When I was child I was obsessed with the idea that aliens would break into my house. I wasn't afraid of them in the traditional sense; no tractor beam was gonna pull me from my bed and into the sky. No little grey man was going to teleport into my bedroom at 3:23 am. Don't ask me why that time is relevant, I have no clue. Most days I'm lucky if I've put my underwear on correctly.
Every night I would have to get out of bed to make sure the door was locked. This was not an option. I couldn't sleep without doing this. Back in the day we lived on a cul-de-sac in a super white part of town; we always left our doors open. Crime was relatively unheard of. If shit happened though, my Grandfather "handled" it so we never worried. He was a tough Mexican man that always had a swagger in his walk, urinated in the rose bushes for convenience purposes, smelled of Tres Flores (Mexican hair gel for our Caucasian friends) and threatened to take out my braces for me with pliers if I complained about them hurting. He was our provider. We talked shit, were terrified of him and loved him fiercely. May he Rest In Peace. Any how, my best thinking was that locking the dead bolt would keep out the damn aliens. I had no problem with a fat man in a red suit lumbering down my chimney to shove gifts under my Christmas tree, but a higher intelligence coming to shoot the shit and maybe play some air hockey? No fucking way! Consumerism is a big green light, intellectual exchanges; no thanks! Every night, same thing: get into bed, get comfortable, nearly fall asleep....damn it! Door......
I have followed this thread over the next 30 years in several areas of my life. There are certain things that have to be just such a way if I am to be happy. Hell, if I'm being honest (I can do it, I can be honest! I can almost hear you assholes snickering) there are certain things that need to be a certain way just so I can move forward in life. Certain things will just paralyze my ass. Don't mistake me, I am not so messed up that I need to lock and unlock my front door a specific number of times before I can pass through it. I feel for folks who go through that. Honestly. I'm not even being a bitch right now. First time for everything. I try not to pick on debilitating illnesses. At least not until I have 20 solid blogs under my belt, then all bets are off. I do rearrange stuff on my desk though; sometimes up to 7 times a day. Do they actually move? Probably not. Do I feel better? Damn right I do!
A sure fire way to fuck with me is to hand me some jacked up sandwich you made me because I don't feel well, but you cut it all off center. Now I feel crappy because I can't eat your shitty sandwich, but you set me up for this. I know you did!! I've had partners in the past who like to play with my silverware while I've stepped away to use the restroom. I'll come back and my place setting is all messed up.
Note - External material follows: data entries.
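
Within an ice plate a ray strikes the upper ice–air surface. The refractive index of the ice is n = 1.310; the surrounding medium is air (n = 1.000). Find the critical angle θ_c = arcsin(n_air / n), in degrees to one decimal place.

49.8°

sin θ_c = n_air / n = 1.000 / 1.310 = 0.7634.
θ_c = arcsin(0.7634) = 49.76°.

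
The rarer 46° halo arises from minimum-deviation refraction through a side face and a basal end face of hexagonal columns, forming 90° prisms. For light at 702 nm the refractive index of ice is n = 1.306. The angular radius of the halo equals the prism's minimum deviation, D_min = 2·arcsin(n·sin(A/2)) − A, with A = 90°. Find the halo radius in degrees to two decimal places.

44.88°

n·sin(A/2) = 1.306 × sin 45° = 1.306 × 0.7071 = 0.9235.
D_min = 2·arcsin(0.9235) − 90° = 2 × 67.440° − 90° = 44.881°.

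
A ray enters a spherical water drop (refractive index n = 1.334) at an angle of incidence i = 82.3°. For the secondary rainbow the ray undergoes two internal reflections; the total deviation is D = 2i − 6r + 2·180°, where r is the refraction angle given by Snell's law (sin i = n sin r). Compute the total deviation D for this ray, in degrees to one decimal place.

sin r = sin 82.3° / 1.334 = 0.9910/1.334 = 0.7429; r = 47.98°.
D = 2·82.3° − 6·47.98° + 2·180° = 164.60° − 287.86° + 360° = 236.74°.

236.7°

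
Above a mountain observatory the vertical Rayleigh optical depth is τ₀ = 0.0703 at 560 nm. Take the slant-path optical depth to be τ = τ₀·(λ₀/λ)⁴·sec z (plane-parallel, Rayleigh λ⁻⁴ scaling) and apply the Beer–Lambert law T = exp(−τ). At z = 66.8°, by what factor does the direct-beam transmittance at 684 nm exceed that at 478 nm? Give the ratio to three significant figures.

1.29

Airmass: sec 66.8° = 2.5384.
τ(684 nm) = 0.0703 × (560/684)⁴ × 2.5384 = 0.0703 × 0.4493 × 2.5384 = 0.0802.
τ(478 nm) = 0.0703 × (560/478)⁴ × 2.5384 = 0.0703 × 1.8838 × 2.5384 = 0.3362.
T(684)/T(478) = exp(τ_B − τ_A) = exp(0.2560) = 1.2917.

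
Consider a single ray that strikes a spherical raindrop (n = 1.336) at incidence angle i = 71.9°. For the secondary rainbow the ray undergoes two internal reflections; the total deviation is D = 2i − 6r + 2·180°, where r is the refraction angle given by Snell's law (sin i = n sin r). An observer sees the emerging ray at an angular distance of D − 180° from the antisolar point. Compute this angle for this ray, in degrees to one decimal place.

sin r = sin 71.9° / 1.336 = 0.9505/1.336 = 0.7115; r = 45.35°.
D = 2·71.9° − 6·45.35° + 2·180° = 143.80° − 272.12° + 360° = 231.68°.
Angle from antisolar point = D − 180° = 51.68°.

51.7°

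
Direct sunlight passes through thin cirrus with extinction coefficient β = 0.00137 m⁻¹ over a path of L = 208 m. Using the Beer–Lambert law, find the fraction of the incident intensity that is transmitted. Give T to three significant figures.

τ = β·L = 0.00137 × 208 = 0.2850.
T = exp(−0.2850) = 0.7520.

0.752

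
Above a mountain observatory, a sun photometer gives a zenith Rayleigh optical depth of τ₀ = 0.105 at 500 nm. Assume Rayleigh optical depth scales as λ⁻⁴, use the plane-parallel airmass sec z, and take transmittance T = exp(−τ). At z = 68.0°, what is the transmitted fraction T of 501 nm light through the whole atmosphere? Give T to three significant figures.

sec 68.0° = 2.6695.
τ = 0.105 × (500/501)⁴ × 2.6695 = 0.105 × 0.9920 × 2.6695 = 0.2781.
T = exp(−0.2781) = 0.7572.

0.757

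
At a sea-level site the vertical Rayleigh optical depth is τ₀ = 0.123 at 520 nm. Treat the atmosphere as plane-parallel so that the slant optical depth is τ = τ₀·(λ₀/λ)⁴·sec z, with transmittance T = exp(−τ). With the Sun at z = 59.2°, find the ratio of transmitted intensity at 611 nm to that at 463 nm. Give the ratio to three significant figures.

Airmass: sec 59.2° = 1.9530.
τ(611 nm) = 0.123 × (520/611)⁴ × 1.9530 = 0.123 × 0.5246 × 1.9530 = 0.1260.
τ(463 nm) = 0.123 × (520/463)⁴ × 1.9530 = 0.123 × 1.5911 × 1.9530 = 0.3822.
T(611)/T(463) = exp(τ_B − τ_A) = exp(0.2562) = 1.2920.

1.29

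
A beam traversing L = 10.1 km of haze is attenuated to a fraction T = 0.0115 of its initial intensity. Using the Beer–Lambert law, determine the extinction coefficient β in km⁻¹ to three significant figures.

Beer–Lambert: T = exp(−βL) ⇒ β = −ln(T)/L = −ln(0.0115)/10.1 = 4.4654/10.1 = 0.4421 km⁻¹.

0.442 km⁻¹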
I'll set it back to normal and while I'm not looking again, because I'm a Facebook whore, they'll move something again - slowly driving me crazy. I have these plastic toy trucks on my desk that aside from playing with, I also align perfectly with one another and the stapler at least three times a day. My closet is arranged by clothing type and hung accordingly: dresses, skirts, pants, shirts. As seasons change so does the wardrobe. I'm anal retentive. It's not OCD. That's what I've just stumbled upon this very second; it's not OCD in my case - it's anal retentive. I'm an asshole!
I'm an asshole and I'd prefer it if you didn't touch my crap. I know where all my stuff is when I'm in charge of it. That yearbook from 1998? Yep, I know where that is. That instruction booklet for that IKEA bookshelf? Yeah, that's in the garbage because I don't do instructions and I certainly don't read IKEA. Assholes don't read or build things, we arrange the existing things until they fit in our lives they way we want them to.